Your firm is probably already using AI, whether or not anyone signed off on it. The notetaker transcribing your client calls. Copilot suggesting replies in your inbox. Whatever a newer advisor opened on their own last week. None of that went through an approval, and that gap is the actual risk, not the technology itself.
A withdrawn rule is not a green light
Last June, the SEC withdrew its proposed rule on predictive data analytics — the one piece of rulemaking that would have spoken directly to how advisers use AI. It went out alongside thirteen other proposals, and a lot of advisers read the withdrawal as a reprieve.
It wasn't. A specific rule is a checklist you can satisfy and close out. What sits in its place is examiner discretion, and discretion is the harder thing to prepare for. You can't point to a line you cleared. You can only show the posture you kept.
AI never got its own exemption
The absence of an AI rule doesn't put AI outside the rules. The obligations you already operate under reach it directly:
- Fiduciary duty. You answer for the advice, not the model that helped produce it.
- The Marketing Rule. Any claim about your use of AI has to be true and substantiated.
- The Compliance Rule. Your written policies have to address AI specifically, not by implication.
- Reg S-P and recordkeeping. The moment AI touches client data, the safeguarding and retention rules are in play.
None of these are new. All of them already apply to what your staff did this morning.
Two RIAs paid for AI they couldn't prove
The SEC settled its first two AI-washing cases against Delphia and Global Predictions, both registered investment advisers. The violation wasn't using AI badly. It was describing AI capabilities they couldn't back up. The lesson travels: the distance between what you claim and what you can document is the thing being examined.
What a 2026 exam actually checks
Examiners aren't auditing whether you use AI. They're testing three things, and all three come down to evidence.
- Disclosure. Does your Form ADV describe how you use AI in plain terms? "We use technology" won't hold.
- Supervision. Can you show a person reviewed the output instead of forwarding it? The reviewer has to leave a trace.

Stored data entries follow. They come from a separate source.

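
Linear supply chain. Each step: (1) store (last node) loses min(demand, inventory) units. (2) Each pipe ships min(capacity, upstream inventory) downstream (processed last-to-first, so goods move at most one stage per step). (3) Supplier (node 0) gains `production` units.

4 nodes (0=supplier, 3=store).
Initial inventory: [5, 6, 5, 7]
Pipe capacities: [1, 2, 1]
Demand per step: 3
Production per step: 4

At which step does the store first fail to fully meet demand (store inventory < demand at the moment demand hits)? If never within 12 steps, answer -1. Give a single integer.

Step 1: demand=3,sold=3 ship[2->3]=1 ship[1->2]=2 ship[0->1]=1 prod=4 -> [8 5 6 5]
Step 2: demand=3,sold=3 ship[2->3]=1 ship[1->2]=2 ship[0->1]=1 prod=4 -> [11 4 7 3]
Step 3: demand=3,sold=3 ship[2->3]=1 ship[1->2]=2 ship[0->1]=1 prod=4 -> [14 3 8 1]
Step 4: demand=3,sold=1 ship[2->3]=1 ship[1->2]=2 ship[0->1]=1 prod=4 -> [17 2 9 1]
Step 5: demand=3,sold=1 ship[2->3]=1 ship[1->2]=2 ship[0->1]=1 prod=4 -> [20 1 10 1]
Step 6: demand=3,sold=1 ship[2->3]=1 ship[1->2]=1 ship[0->1]=1 prod=4 -> [23 1 10 1]
Step 7: demand=3,sold=1 ship[2->3]=1 ship[1->2]=1 ship[0->1]=1 prod=4 -> [26 1 10 1]
Step 8: demand=3,sold=1 ship[2->3]=1 ship[1->2]=1 ship[0->1]=1 prod=4 -> [29 1 10 1]
Step 9: demand=3,sold=1 ship[2->3]=1 ship[1->2]=1 ship[0->1]=1 prod=4 -> [32 1 10 1]
Step 10: demand=3,sold=1 ship[2->3]=1 ship[1->2]=1 ship[0->1]=1 prod=4 -> [35 1 10 1]
Step 11: demand=3,sold=1 ship[2->3]=1 ship[1->2]=1 ship[0->1]=1 prod=4 -> [38 1 10 1]
Step 12: demand=3,sold=1 ship[2->3]=1 ship[1->2]=1 ship[0->1]=1 prod=4 -> [41 1 10 1]
First stockout at step 4

4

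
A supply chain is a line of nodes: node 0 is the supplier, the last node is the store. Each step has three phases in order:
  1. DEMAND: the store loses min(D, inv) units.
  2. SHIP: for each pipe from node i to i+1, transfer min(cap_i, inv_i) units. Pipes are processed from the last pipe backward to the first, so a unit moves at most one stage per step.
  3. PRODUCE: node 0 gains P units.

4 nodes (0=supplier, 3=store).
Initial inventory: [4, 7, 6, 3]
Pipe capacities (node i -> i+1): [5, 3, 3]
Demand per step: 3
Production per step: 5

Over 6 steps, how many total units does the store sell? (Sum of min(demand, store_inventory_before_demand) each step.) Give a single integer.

Answer: 18

Derivation:
Step 1: sold=3 (running total=3) -> [5 8 6 3]
Step 2: sold=3 (running total=6) -> [5 10 6 3]
Step 3: sold=3 (running total=9) -> [5 12 6 3]
Step 4: sold=3 (running total=12) -> [5 14 6 3]
Step 5: sold=3 (running total=15) -> [5 16 6 3]
Step 6: sold=3 (running total=18) -> [5 18 6 3]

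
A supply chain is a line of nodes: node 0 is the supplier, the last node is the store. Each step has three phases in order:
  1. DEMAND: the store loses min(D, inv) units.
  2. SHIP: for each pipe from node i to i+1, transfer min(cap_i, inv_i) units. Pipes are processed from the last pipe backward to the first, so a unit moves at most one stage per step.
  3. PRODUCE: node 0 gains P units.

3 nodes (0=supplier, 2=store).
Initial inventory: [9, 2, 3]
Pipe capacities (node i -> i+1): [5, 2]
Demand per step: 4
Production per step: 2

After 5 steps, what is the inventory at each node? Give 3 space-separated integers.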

- Marketing. Does what you say in public match what you actually do? Examiners compare the two directly.
And then there are agents
The newest exposure is agentic AI — tools that don't just answer but act, taking steps on their own. The SEC has said plainly it hasn't issued specific guidance yet on supervising them.
FINRA has gone further, publishing the first concrete account of where agents go wrong: acting without a human check, drifting past their intended scope, reaching decisions that can't be traced after the fact. FINRA doesn't regulate RIAs, so none of it binds you. Read it anyway. It's the closest thing available to a preview of the questions your own examiner will eventually ask.
"Defensible" is smaller than you think
A defensible AI posture doesn't take a model-risk department or an enterprise program. For most firms it comes down to five things:
- An inventory of every AI tool actually in use, including the notetaker nobody thinks to list.
- A written AI policy that states what's allowed and what isn't.
- A record of prompts, outputs, and who reviewed them.
- A human in the loop on anything that touches a client.
- A Form ADV that describes your AI use honestly.
This deadline already passed
The amended Regulation S-P — vendor oversight, a written incident-response program, documented controls — took effect for smaller advisers that day. Building AI in properly and meeting that standard are the same project. Most firms have started neither.
The same posture makes AI an ally
Everything above treats AI as exposure to manage. It's also the most patient auditor you'll ever put on staff. The same controls that keep you defensible — outputs logged, a person signing off on anything client-facing, entries that reach the CRM instead of living in someone's memory of a meeting — are the ones that catch what people let slip.
Handled that way, AI stops being the thing you brace for in an exam and becomes part of how you pass it.